Newest batch of Border Defense Force officers graduates

53 men and women to graduated from the fifth officers course from the two-year old border defense force.

A soldier from the Golani Brigade holds a comrade’s hand as he helps him during a 70-kilometre march, marking the completion of their advanced training, at the end of which they receive their brown beret, in 2014 (photo credit: REUTERS)
A soldier from the Golani Brigade holds a comrade’s hand as he helps him during a 70-kilometre march, marking the completion of their advanced training, at the end of which they receive their brown beret, in 2014
(photo credit: REUTERS)
Two years after the IDF’s Border Defense Force was established, the array’s newest officers graduated on Thursday.
The 53 men and women who made up the 5th Border Defense Force officers course graduated after a four month course at the IDF’s Officer’s School and a four month long advanced training course at the Border Defense School at the Sayarim base in the Negev.
“Israel understood it had to invest more on defending its borders, and while it might only be two years old the course is built on past history,” Lt.-Col. Ayalon Peretz, one of the commanders at the Border Defense School, told The Jerusalem Post, adding that with “every course we are getting better and better.”
According to Peretz, every transition from soldier to officer is different.
“Turning a soldier into an officer is something personal. For every single one the course builds him or her to be the best they can be,” Peretz said, adding that “everyone is different and we have to strengthen every individual in different ways.”

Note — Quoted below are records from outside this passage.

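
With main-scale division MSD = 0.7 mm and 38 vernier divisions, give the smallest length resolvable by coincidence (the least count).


LC = MSD / n_div
= 0.7 / 38
= 0.0184

0.0184


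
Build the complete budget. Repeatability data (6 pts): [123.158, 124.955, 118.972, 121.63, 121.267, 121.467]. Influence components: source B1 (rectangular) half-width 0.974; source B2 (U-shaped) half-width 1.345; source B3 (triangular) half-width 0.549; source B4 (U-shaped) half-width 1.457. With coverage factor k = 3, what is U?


mean = (123.158 + 124.955 + 118.972 + 121.63 + 121.267 + 121.467) / 6 = 121.9081667
s = sqrt(sum((x - mean)^2)/(n-1)) = 2.0074586
u_A = s / sqrt(n) = 2.0074586 / sqrt(6) = 0.81954154
u_B1 = 0.974 / sqrt(3) = 0.56233916
u_B2 = 1.345 / sqrt(2) = 0.95105862
u_B3 = 0.549 / sqrt(6) = 0.22412831
u_B4 = 1.457 / sqrt(2) = 1.0302546
uc = sqrt(0.81954154^2 + 0.56233916^2 + 0.95105862^2 + 0.22412831^2 + 1.0302546^2) = 1.7332179
U = k * uc = 3 * 1.7332179
U = 5.1997

5.1997


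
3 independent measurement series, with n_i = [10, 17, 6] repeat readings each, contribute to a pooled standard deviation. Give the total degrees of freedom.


nu = sum_i (n_i - 1)
nu = ((10 - 1) + (17 - 1) + (6 - 1))
nu = 9 + 16 + 5
nu = 30

30


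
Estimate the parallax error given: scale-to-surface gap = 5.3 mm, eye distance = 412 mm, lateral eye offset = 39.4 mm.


error = h * offset / d
= 5.3 * 39.4 / 412
= 0.5068

0.5068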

“We worked with them to become as professional as possible and to be as mentally strong as possible even when they are in doubt,” he continued. “Tomorrow the officers will get soldiers to command, all over the country. When you get command of some 18-30 soldiers you get a big responsibility, from completing the mission to the personal responsibility of each soldier. During the past four months we trained them to be able to do that.”

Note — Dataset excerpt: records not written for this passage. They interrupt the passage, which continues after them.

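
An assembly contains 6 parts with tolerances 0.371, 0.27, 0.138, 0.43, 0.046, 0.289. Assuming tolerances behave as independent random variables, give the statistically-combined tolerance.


RSS = sqrt(0.371^2 + 0.27^2 + 0.138^2 + 0.43^2 + 0.046^2 + 0.289^2)
= sqrt(0.500122)
= 0.7072

0.7072


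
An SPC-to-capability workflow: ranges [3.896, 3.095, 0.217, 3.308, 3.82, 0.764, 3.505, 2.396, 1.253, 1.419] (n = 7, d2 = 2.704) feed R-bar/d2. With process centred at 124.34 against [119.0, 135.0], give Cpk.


R_bar = (3.896 + 3.095 + 0.217 + 3.308 + 3.82 + 0.764 + 3.505 + 2.396 + 1.253 + 1.419) / 10 = 2.3673
sigma = R_bar / d2 = 2.3673 / 2.704 = 0.87548077
Cp = (USL - LSL)/(6*sigma) = (135.0 - 119.0)/(6*0.87548077) = 3.0459
Cpu = (135.0 - 124.34)/(3*0.87548077) = 4.0587
Cpl = (124.34 - 119.0)/(3*0.87548077) = 2.0332
Cpk = min(Cpu, Cpl) = 2.0332

2.0332


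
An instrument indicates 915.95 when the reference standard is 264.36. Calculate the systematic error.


Systematic error = measured - true
= 915.95 - 264.36
= 651.5900

651.5900


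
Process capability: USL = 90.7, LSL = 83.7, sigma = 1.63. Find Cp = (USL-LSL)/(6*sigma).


Cp = (USL - LSL) / (6 * sigma)
= (90.7 - 83.7) / (6 * 1.63)
= 7.0000 / 9.7800
= 0.7157

0.7157


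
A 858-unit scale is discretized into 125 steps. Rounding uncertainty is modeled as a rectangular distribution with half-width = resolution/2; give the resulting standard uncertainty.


resolution = range / divisions
resolution = 858 / 125 = 6.864
u_res = resolution / (2*sqrt(3))
u_res = 6.864 / 3.4641016
u_res = 1.9815

1.9815


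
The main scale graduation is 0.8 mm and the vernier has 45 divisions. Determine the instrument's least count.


LC = MSD / n_div
= 0.8 / 45
= 0.0178

0.0178


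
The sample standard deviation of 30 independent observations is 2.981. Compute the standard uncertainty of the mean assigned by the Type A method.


u_A = s / sqrt(n)
u_A = 2.981 / sqrt(30)
u_A = 2.981 / 5.4772256
u_A = 0.5443

0.5443


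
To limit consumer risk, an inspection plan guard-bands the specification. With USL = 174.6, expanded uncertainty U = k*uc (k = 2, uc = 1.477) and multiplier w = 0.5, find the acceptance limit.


U = k * uc = 2 * 1.477 = 2.954
guard band g = w * U = 0.5 * 2.954 = 1.477
AL = USL - g = 174.6 - 1.477
AL = 173.1230

173.1230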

The IDF formed the Border Defense Force in 2017, bringing all units who defended the country’s borders under one roof and creating a new speckled, yellow, green and brown berets for the troops. It includes troops from the army’s four mixed-gender battalion as well as teams of female soldiers who monitor surveillance cameras along Israel’s border and in the West Bank.

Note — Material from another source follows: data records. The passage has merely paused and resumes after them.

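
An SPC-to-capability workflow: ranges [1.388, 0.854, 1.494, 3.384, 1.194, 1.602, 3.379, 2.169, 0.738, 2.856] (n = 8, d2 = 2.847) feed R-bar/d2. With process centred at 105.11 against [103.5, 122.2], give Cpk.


R_bar = (1.388 + 0.854 + 1.494 + 3.384 + 1.194 + 1.602 + 3.379 + 2.169 + 0.738 + 2.856) / 10 = 1.9058
sigma = R_bar / d2 = 1.9058 / 2.847 = 0.66940639
Cp = (USL - LSL)/(6*sigma) = (122.2 - 103.5)/(6*0.66940639) = 4.6559
Cpu = (122.2 - 105.11)/(3*0.66940639) = 8.5100
Cpl = (105.11 - 103.5)/(3*0.66940639) = 0.8017
Cpk = min(Cpu, Cpl) = 0.8017

0.8017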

According to Peretz, the last drill that was held before the graduation was a scenario in which the troops had to cross Israel’s borders to eliminate a threat.
“A border is only a physiological barrier, both to us and our enemy. If need be we will cross it, men and women together, to stop the threat.”
With the mixed-gender border defense battalions, the IDF has in recent years increased the recruitment of women to combat units, with a record breaking 1,000 women inducted into combat units this summer – the most to do so in the country’s history.
According to the army, 80% stating that joining the mixed-gender unit was their highest preference when they enlisted.
While having men and women serving together in the army may be controversial, Peretz told the Post that it is “done in a very respectful way.”
“While they may train and work together but they don’t sleep together, not even in the field,” he said, explaining that there are different sleeping quarters for the troops.
The military recently updated the IDF’s Joint Service order which regulates interaction between troops of the opposite sex, which includes enforcing mandatory separate sleeping quarters.
“Whoever signs up for this they know what they are going to get, it’s no secret. But those in our course have a lot of motivation to be the best officers they can be,” Peretz said.